On pourrait aussi dire qu’il est là pour faire la guerre. La guerre culturelle s’entend. Et pour lui, rétablir l’ordre (trois fois…) et le bruit permanent, ce sont des armes de guerre. Bien sûr Bruno Retailleau n’est pas membre de Reconquête, ni du Rassemblement National, sans quoi, il ne serait pas ministre du gouvernement Barnier. Et donc, il n’est sûrement pas d’extrême-droite, quoi que…
Rappelons-nous. Ce glorieux chevalier du Puy du Fou a débuté sa carrière politique au Mouvement pour la France de Philippe de Villiers. Catholique ultra-conservateur, farouche opposant au mariage pour tous, Bruno Retailleau finit par s’éloigner du vicomte vendéen et rejoindre Les Républicains, dont il devient le président du groupe parlementaire au Sénat. C’est ainsi qu’il est le principal artisan du durcissement du projet de loi « immigration » du printemps 2023, et donc des mesures retoquées par le Conseil Constitutionnel.
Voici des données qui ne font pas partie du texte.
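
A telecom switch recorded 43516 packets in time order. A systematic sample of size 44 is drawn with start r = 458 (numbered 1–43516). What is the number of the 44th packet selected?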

Il est un homme d’ordre et ne s’en cache pas. Pour lui l’ordre, l’ordre social, mais aussi dans la rue et dans les esprits, est une condition sine qua non pour que la société fonctionne selon les valeurs qui sont les siennes. Normal, direz-vous, pour un ministre de l’Intérieur. Normal, alors que ses premières déclarations soient celles d’un soutien sans faille aux policiers et une menace de plainte déposée contre le député Raphaël Arnault pour un tweet où il dénonçait « l’assassinat de Kanaks par les forces policières ». Il est un homme d’ordre et si le droit s’oppose à sa conception de l’ordre, alors, loin de la remettre en cause, c’est bien l’Etat de droit qu’il remettra en cause, article après article, interview après interview. C’est que, voyez-vous, aux yeux de Bruno Retailleau, comme d’ailleurs à ceux du RN, le droit ne saurait faire obstacle à la « volonté populaire », mesurée comme on le sait si bien par les sondages et les commentaires des éditorialistes des chaînes Bolloré.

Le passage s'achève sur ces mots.